Overview
Teaching: 20 min
Exercises: 10 minQuestions
How do I use and maneuver within other data classes available in R?
How do I detect and manage missing and incorrect data?
How can I create a class that contains multiple data types?
Objectives
Explore additional data types in R including Lists and Matrices
Learn about missing data and other special values
Messy Data
Not all real world data is as clean as the data we have used in these lessons. Sometimes they contain missing information, incorrect values or are just generally messy. How can we identify and handle these situations>
R supports missing data in vectors. They are represented as NA
(Not Available)
and can be used for all the vector types covered in this lesson:
x <- c(0.5, NA, 0.7)
x <- c(TRUE, FALSE, NA)
x <- c("a", NA, "c", "d", "e")
x <- c(1+5i, 2-3i, NA)
The function is.na()
indicates the elements of the vectors that represent
missing data, and the function anyNA()
returns TRUE
if the vector contains
any missing values:
x <- c("a", NA, "c", "d", NA)
y <- c("a", "b", "c", "d", "e")
is.na(x)
[1] FALSE TRUE FALSE FALSE TRUE
is.na(y)
[1] FALSE FALSE FALSE FALSE FALSE
anyNA(x)
[1] TRUE
anyNA(y)
[1] FALSE
Inf
is infinity. You can have either positive or negative infinity.
1/0
[1] Inf
NaN
means Not a Number. It’s an undefined value.
0/0
[1] NaN
In R matrices are an extension of the numeric or character vectors. They are not a separate type of object but simply an atomic vector with dimensions; the number of rows and columns.
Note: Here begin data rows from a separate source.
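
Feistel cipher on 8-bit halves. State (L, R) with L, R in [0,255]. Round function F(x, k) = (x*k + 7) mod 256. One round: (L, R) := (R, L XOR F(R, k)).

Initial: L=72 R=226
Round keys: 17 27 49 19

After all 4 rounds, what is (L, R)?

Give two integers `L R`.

Answer: 70 57

Derivation:
Round 1 (k=17): L=226 R=65
Round 2 (k=27): L=65 R=0
Round 3 (k=49): L=0 R=70
Round 4 (k=19): L=70 R=57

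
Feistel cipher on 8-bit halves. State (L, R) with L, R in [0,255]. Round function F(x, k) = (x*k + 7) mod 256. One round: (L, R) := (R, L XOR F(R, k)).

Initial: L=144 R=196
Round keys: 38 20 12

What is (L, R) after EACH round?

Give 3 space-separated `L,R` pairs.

Answer: 196,143 143,247 247,20

Derivation:
Round 1 (k=38): L=196 R=143
Round 2 (k=20): L=143 R=247
Round 3 (k=12): L=247 R=20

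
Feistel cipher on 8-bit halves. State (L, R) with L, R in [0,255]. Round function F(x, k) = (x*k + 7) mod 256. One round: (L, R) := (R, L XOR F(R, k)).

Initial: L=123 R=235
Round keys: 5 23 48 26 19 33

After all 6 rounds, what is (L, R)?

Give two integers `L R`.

Answer: 247 244

Derivation:
Round 1 (k=5): L=235 R=229
Round 2 (k=23): L=229 R=113
Round 3 (k=48): L=113 R=210
Round 4 (k=26): L=210 R=42
Round 5 (k=19): L=42 R=247
Round 6 (k=33): L=247 R=244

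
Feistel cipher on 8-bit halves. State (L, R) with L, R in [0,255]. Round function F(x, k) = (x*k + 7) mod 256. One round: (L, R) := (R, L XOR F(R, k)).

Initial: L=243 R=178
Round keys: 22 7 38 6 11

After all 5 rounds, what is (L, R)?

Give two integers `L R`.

Answer: 240 82

Derivation:
Round 1 (k=22): L=178 R=160
Round 2 (k=7): L=160 R=213
Round 3 (k=38): L=213 R=5
Round 4 (k=6): L=5 R=240
Round 5 (k=11): L=240 R=82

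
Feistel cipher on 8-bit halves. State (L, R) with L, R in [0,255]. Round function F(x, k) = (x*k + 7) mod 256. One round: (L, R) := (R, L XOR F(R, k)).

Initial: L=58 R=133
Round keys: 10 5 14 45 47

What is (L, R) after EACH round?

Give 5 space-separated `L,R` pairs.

Answer: 133,3 3,147 147,18 18,162 162,215

Derivation:
Round 1 (k=10): L=133 R=3
Round 2 (k=5): L=3 R=147
Round 3 (k=14): L=147 R=18
Round 4 (k=45): L=18 R=162
Round 5 (k=47): L=162 R=215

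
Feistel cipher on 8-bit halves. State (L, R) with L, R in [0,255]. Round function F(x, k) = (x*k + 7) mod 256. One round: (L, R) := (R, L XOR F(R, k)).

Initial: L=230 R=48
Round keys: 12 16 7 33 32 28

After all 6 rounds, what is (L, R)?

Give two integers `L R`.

Round 1 (k=12): L=48 R=161
Round 2 (k=16): L=161 R=39
Round 3 (k=7): L=39 R=185
Round 4 (k=33): L=185 R=199
Round 5 (k=32): L=199 R=94
Round 6 (k=28): L=94 R=136

Answer: 94 136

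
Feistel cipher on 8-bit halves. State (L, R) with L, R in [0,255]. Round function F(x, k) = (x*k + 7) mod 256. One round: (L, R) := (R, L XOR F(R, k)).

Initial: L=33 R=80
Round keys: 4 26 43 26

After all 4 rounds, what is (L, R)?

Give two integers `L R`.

Answer: 254 224

Derivation:
Round 1 (k=4): L=80 R=102
Round 2 (k=26): L=102 R=51
Round 3 (k=43): L=51 R=254
Round 4 (k=26): L=254 R=224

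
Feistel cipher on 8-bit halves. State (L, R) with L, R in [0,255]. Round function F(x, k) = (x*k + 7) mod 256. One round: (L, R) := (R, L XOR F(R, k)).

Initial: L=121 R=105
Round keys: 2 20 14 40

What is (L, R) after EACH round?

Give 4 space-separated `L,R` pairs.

Round 1 (k=2): L=105 R=160
Round 2 (k=20): L=160 R=238
Round 3 (k=14): L=238 R=171
Round 4 (k=40): L=171 R=81

Answer: 105,160 160,238 238,171 171,81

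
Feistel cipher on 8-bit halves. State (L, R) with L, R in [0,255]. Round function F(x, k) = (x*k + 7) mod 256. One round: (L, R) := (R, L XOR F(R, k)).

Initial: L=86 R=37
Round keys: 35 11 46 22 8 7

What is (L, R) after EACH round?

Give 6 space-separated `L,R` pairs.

Answer: 37,64 64,226 226,227 227,107 107,188 188,64

Derivation:
Round 1 (k=35): L=37 R=64
Round 2 (k=11): L=64 R=226
Round 3 (k=46): L=226 R=227
Round 4 (k=22): L=227 R=107
Round 5 (k=8): L=107 R=188
Round 6 (k=7): L=188 R=64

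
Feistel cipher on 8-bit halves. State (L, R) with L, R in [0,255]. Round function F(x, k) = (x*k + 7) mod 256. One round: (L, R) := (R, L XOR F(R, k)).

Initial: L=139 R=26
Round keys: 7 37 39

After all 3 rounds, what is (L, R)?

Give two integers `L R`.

Round 1 (k=7): L=26 R=54
Round 2 (k=37): L=54 R=207
Round 3 (k=39): L=207 R=166

Answer: 207 166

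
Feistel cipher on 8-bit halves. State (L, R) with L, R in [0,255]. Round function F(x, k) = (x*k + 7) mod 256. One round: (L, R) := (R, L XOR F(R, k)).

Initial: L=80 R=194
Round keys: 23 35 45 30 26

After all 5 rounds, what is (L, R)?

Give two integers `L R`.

Answer: 63 3

Derivation:
Round 1 (k=23): L=194 R=37
Round 2 (k=35): L=37 R=212
Round 3 (k=45): L=212 R=110
Round 4 (k=30): L=110 R=63
Round 5 (k=26): L=63 R=3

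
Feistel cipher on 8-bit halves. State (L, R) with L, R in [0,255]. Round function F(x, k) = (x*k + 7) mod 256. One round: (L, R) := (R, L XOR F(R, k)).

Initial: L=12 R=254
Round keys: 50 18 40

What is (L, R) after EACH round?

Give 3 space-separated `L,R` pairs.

Round 1 (k=50): L=254 R=175
Round 2 (k=18): L=175 R=171
Round 3 (k=40): L=171 R=16

Answer: 254,175 175,171 171,16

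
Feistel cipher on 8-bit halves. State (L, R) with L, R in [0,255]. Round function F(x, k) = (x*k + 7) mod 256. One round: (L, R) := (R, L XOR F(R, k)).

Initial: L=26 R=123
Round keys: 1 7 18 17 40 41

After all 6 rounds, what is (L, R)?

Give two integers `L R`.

Round 1 (k=1): L=123 R=152
Round 2 (k=7): L=152 R=84
Round 3 (k=18): L=84 R=119
Round 4 (k=17): L=119 R=186
Round 5 (k=40): L=186 R=96
Round 6 (k=41): L=96 R=221

Answer: 96 221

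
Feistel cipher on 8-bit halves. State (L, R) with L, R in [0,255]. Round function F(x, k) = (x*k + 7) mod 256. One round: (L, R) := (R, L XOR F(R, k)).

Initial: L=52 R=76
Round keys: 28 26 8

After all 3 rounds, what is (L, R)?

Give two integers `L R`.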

m <- matrix(nrow = 2, ncol = 2)
m
[,1] [,2]
[1,] NA NA
[2,] NA NA
dim(m)
[1] 2 2
Matrices in R are filled column-wise.
m <- matrix(1:6, nrow = 2, ncol = 3)
Other ways to construct a matrix
m <- 1:10
dim(m) <- c(2, 5)
This takes a vector and transform into a matrix with 2 rows and 5 columns.
Another way is to bind columns or rows using cbind()
and rbind()
.
x <- 1:3
y <- 10:12
cbind(x, y)
x y
[1,] 1 10
[2,] 2 11
[3,] 3 12
rbind(x, y)
[,1] [,2] [,3]
x 1 2 3
y 10 11 12
You can also use the byrow
argument to specify how the matrix is filled. From R’s own documentation:
mdat <- matrix(c(1,2,3, 11,12,13), nrow = 2, ncol = 3, byrow = TRUE)
mdat
[,1] [,2] [,3]
[1,] 1 2 3
[2,] 11 12 13
In R lists act as containers. Unlike atomic vectors, the contents of a list are not restricted to a single mode and can encompass any mixture of data types. Lists are sometimes called generic vectors, because the elements of a list can by of any type of R object, even lists containing further lists. This property makes them fundamentally different from atomic vectors.
A list is a special type of vector. Each element can be a different type.
Create lists using list()
or coerce other objects using as.list()
. An empty
list of the required length can be created using vector()
x <- list(1, "a", TRUE, 1+4i)
x
[[1]]
[1] 1
[[2]]
[1] "a"
[[3]]
[1] TRUE
[[4]]
[1] 1+4i
x <- vector("list", length = 5) empty list
length(x)
[1] 5
x[[1]]
NULL
x <- 1:10
x <- as.list(x)
length(x)
[1] 10
x[1]
?x[[1]]
?xlist <- list(a = "Karthik Ram", b = 1:10, data = head(iris))
xlist
$a
[1] "Karthik Ram"
$b
[1] 1 2 3 4 5 6 7 8 9 10
$data
Sepal.Length Sepal.Width Petal.Length Petal.Width Species
1 5.1 3.5 1.4 0.2 setosa
2 4.9 3.0 1.4 0.2 setosa
3 4.7 3.2 1.3 0.2 setosa
4 4.6 3.1 1.5 0.2 setosa
5 5.0 3.6 1.4 0.2 setosa
6 5.4 3.9 1.7 0.4 setosa
Lists can be extremely useful inside functions. You can “staple” together lots of different kinds of results into a single object that a function can return.
A list does not print to the console like a vector. Instead, each element of the list starts on a new line.
Elements are indexed by double brackets. Single brackets will still return a(nother) list.
Key Points
R uses special values to indicate missing or incorrect data
A matrix is a three dimensional vector
A list is a container that can contain objects of different data types.